Il va sans dire que nos deux amies subissent elles aussi les coups de boutoir de cette espèce de guerre civile : Lina devient une femme de pouvoir- maîtresse d'une science toute neuve qui fera bientôt des ordinateurs les rois de toute gestion industrielle et financière, et reine de coeur du plus redoutable aigrefin du Quartier. Lenù, l'intellectuelle, la prudente, perd peu à peu tout contrôle sur sa vie : ses maternités non désirées, et une passion trop longtemps refoulée qui refait brusquement irruption dans sa vie semblent devoir ébranler l'édifice de sa notabilité familiale et sociale qu'elle croyait stable.
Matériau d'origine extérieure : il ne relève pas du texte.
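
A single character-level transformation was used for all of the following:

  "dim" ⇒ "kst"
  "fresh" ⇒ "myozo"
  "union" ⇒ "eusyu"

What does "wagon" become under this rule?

dknyu

The shift depends on letter class: consonant d→k is +7, but vowel i→s is +10. Vowels shift forward by 10 and consonants shift forward by 7.
Applying it to wagon: w(cons)+7=d, a(vowel)+10=k, g(cons)+7=n, o(vowel)+10=y, n(cons)+7=u.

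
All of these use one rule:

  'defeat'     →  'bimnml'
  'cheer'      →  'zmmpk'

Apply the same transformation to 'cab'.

jik

Read the word backwards and shift each letter +8.
On cab: reverse → bac; then shift: b+8=j, a+8=i, c+8=k.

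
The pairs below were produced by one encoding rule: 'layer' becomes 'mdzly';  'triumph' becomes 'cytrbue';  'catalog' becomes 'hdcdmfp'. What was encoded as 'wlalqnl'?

defense

Each letter's alphabet position (a=0..z=25) is mapped through 15·x+3 mod 26 — an affine cipher.
Reversing it on wlalqnl: w(22)→7·(22−3)≡3=d; l(11)→7·(11−3)≡4=e; a(0)→7·(0−3)≡5=f; l(11)→7·(11−3)≡4=e; q(16)→7·(16−3)≡13=n; n(13)→7·(13−3)≡18=s; l(11)→7·(11−3)≡4=e (all mod 26).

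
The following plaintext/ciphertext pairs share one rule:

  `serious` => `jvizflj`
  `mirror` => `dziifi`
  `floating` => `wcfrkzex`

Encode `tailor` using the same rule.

krzcfi

Each letter is shifted forward by 17 in the alphabet (a Caesar shift of +17).
For tailor: t+17=k, a+17=r, i+17=z, l+17=c, o+17=f, r+17=i.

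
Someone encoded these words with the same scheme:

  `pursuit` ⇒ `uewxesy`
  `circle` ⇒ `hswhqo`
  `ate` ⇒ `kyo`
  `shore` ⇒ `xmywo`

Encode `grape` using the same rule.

The shift depends on letter class: consonant p→u is +5, but vowel u→e is +10. The rule splits by letter class: vowels +10, consonants +5.
For grape: g(cons)+5=l, r(cons)+5=w, a(vowel)+10=k, p(cons)+5=u, e(vowel)+10=o.

lwkuo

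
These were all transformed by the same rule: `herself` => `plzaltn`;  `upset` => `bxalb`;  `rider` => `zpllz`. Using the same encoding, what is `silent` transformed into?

The shift depends on letter class: consonant h→p is +8, but vowel e→l is +7. The rule splits by letter class: vowels +7, consonants +8.
On silent: s(cons)+8=a, i(vowel)+7=p, l(cons)+8=t, e(vowel)+7=l, n(cons)+8=v, t(cons)+8=b.

aptlvb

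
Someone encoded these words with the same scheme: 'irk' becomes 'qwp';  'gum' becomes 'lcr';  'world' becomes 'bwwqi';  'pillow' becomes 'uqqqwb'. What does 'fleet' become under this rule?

kqmmy

The rule splits by letter class: vowels +8, consonants +5.
On fleet: f(cons)+5=k, l(cons)+5=q, e(vowel)+8=m, e(vowel)+8=m, t(cons)+5=y.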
Mais la navette qui tisse un va-et-vient entre ces vies particulières et l'histoire politique et sociale de l'Italie est celle de l'amitié : toujours interrogée, parfois réduite à un simple fil ...de téléphone, parfois transformée en un vrai câble pour sauvetage en pleine tempête - l'amitié tient ensemble en même temps qu'elle découd les pièces de ce puzzle.
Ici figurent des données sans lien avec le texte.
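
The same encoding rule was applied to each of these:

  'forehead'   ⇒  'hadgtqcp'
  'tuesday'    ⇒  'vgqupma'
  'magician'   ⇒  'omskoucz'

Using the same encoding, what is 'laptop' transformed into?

nmbvab

A repeating key of period 3 is used — shifts +2, +12, +12 over and over.
Applying it to laptop: l+2=n, a+12=m, p+12=b, t+2=v, o+12=a, p+12=b.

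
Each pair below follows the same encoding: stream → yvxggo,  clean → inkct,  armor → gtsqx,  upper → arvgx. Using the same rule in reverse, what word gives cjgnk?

Shifts by position in stream: pos 0: s→y (+6), pos 1: t→v (+2), pos 2: r→x (+6), pos 3: e→g (+2) — repeating every 2. It's a Vigenère-style cipher with numeric key [6,2]: position i shifts by key[i mod 2].
Decoding cjgnk: c−6=w, j−2=h, g−6=a, n−2=l, k−6=e.

whale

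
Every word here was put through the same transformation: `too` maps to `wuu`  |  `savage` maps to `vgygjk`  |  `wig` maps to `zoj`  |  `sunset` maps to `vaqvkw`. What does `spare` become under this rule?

vsguk

Vowels shift forward by 6 and consonants shift forward by 3.
On spare: s(cons)+3=v, p(cons)+3=s, a(vowel)+6=g, r(cons)+3=u, e(vowel)+6=k.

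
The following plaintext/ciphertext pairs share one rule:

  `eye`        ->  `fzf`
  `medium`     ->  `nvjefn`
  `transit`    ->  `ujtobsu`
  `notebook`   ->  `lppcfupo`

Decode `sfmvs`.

ruler

The word is reversed, then every letter is shifted forward by 1.
Decoding sfmvs: shift back: s−1=r, f−1=e, m−1=l, v−1=u, s−1=r → relur; then reverse → ruler.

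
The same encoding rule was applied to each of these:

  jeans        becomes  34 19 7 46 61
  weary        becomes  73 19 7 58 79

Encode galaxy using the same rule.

25 7 40 7 76 79

j(#10)→34 and e(#5)→19: differences scale by 3, so n = 3·pos + 4. The formula is n = 3×(alphabet index, a=1) + 4.
For galaxy: g=7→25, a=1→7, l=12→40, a=1→7, x=24→76, y=25→79.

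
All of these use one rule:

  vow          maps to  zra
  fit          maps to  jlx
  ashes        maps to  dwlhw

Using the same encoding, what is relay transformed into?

The rule splits by letter class: vowels +3, consonants +4.
Applying it to relay: r(cons)+4=v, e(vowel)+3=h, l(cons)+4=p, a(vowel)+3=d, y(cons)+4=c.

vhpdc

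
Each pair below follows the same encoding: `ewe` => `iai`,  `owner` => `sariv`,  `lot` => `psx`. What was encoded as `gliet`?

cheap

Each letter is shifted forward by 4 in the alphabet (a Caesar shift of +4).
Undoing it on gliet: g−4=c, l−4=h, i−4=e, e−4=a, t−4=p.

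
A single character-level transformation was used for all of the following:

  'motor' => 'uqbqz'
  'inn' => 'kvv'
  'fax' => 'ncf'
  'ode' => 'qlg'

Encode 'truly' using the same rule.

The shift depends on letter class: consonant m→u is +8, but vowel o→q is +2. Vowels shift forward by 2 and consonants shift forward by 8.
For truly: t(cons)+8=b, r(cons)+8=z, u(vowel)+2=w, l(cons)+8=t, y(cons)+8=g.

bzwtg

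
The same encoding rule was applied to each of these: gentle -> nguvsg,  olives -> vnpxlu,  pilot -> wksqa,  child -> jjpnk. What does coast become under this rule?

jqhua

Shifts by position in gentle: pos 0: g→n (+7), pos 1: e→g (+2), pos 2: n→u (+7), pos 3: t→v (+2) — repeating every 2. The shifts repeat in a cycle of length 2: positions 0,1,… shift by +7, +2, then the pattern repeats.
On coast: c+7=j, o+2=q, a+7=h, s+2=u, t+7=a.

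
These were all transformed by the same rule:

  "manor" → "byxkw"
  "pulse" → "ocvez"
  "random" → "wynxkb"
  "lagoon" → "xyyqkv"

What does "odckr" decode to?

haste

The output letters match the input read backwards, each shifted +10: manor reversed is ronam. Two steps: reverse the string, then apply a Caesar shift of +10.
Undoing it on odckr: shift back: o−10=e, d−10=t, c−10=s, k−10=a, r−10=h → etsah; then reverse → haste.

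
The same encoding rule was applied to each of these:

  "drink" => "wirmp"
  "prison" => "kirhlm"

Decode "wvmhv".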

C'est une amitié inquiète, qui pose mille questions, joue avec les points de vue, ne donne aucune réponse satisfaisante.

SPOIL BIS [Qui sauve qui? Lenù croit aider Lina mais ne fait-elle pas plutôt étalage d'un entregent social tout neuf, après son « beau mariage" ? Lila est-elle de bon conseil ou jette-t-elle un sort funeste à son amie, la vouant à n' être que son ombre, son éternelle seconde ? Lila est-elle une rebelle sans cause ou une ambitieuse sans scrupule ? Lenù est-elle une douce et sage femme d'intérieur et une intellectuelle d'occasion ? Ou une brillante écrivaine prise au piège des conformismes et du machisme ambiants ? Une fieffée égoïste ou une pionnière de la femme nouvelle ? ]

Ce qui rend ce roman si passionnant – et singulièrement ce troisième volume, lu en VO tant était grande mon impatience et impossible l'attente de sa traduction- c'est justement ce mélange entre saga et essai, entre roman d'initiation et réflexion sur l'amitié, entre l'histoire de deux amies et une étude de femmes : la femme dans le couple, le sexe, la maternité, la vie professionnelle, la vie familiale et sociale..


Sans concession, sans chichis, sans faux-semblants ni effets de style mais avec une rigueur, une intransigeance et une authenticité sidérantes, Elena Ferrante vient encore une fois de porter un grand coup.

Pour moi Ferrante c'est une sorte De Beauvoir pas du tout "rangée", qui aurait oublié qu'elle a été la compagne de Sartre et qu'elle a fait Normale Sup' - et qui, surtout, saurait nous intéresser sans nous ennuyer- pardon, Simone !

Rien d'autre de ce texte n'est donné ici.